At Everett & Hurite, we regularly see patients who ask what Medicare will and will not cover. While we always recommend that patients talk to their doctors and providers directly to confirm how much of a specific test, item, or service will be covered by Medicare and/or insurance policies, there are some general Medicare rules and guidelines that you can expect to see in place at our practice:
- Medicare currently doesn’t cover routine eye exams – sometimes called “eye refractions” – for eyeglasses or contact lenses.
- Medicare – specifically Medicare Part B – currently does cover certain preventive and diagnostic exams. Test that are covered include yearly eye exams for diabetic retinopathy, glaucoma tests, and macular degeneration tests.
It’s important for patients to keep these limitations in mind when they schedule an appointment, particularly if they hope to use Medicare to cover their visit. Because of this, you will need to sign the document entitled "Advance Beneficiary Notice of Noncoverage" (ABN).
Additionally, we encourage patients to remember that doctors may sometimes recommend services that are NEVER covered by Medicare or by a patient’s insurance.
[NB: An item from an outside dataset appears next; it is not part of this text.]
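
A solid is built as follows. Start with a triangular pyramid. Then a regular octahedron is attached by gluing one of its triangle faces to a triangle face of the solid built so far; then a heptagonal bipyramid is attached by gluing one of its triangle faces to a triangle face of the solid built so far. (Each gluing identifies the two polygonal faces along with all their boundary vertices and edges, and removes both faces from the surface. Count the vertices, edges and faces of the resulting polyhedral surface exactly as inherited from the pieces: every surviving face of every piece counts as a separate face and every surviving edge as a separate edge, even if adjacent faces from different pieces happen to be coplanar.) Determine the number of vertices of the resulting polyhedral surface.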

For these services, it’s important to always ask questions and to communicate with your healthcare provider so that you are not surprised by any bills you receive after the visit or if payment is required at the time of the visit.
Finally, because a variety of factors can affect the final cost of a doctor’s visit, we encourage patients who are concerned about the cost of their visit to speak to their insurance providers and doctors about ways they can receive the care they need while also taking steps to reduce the cost of doing so.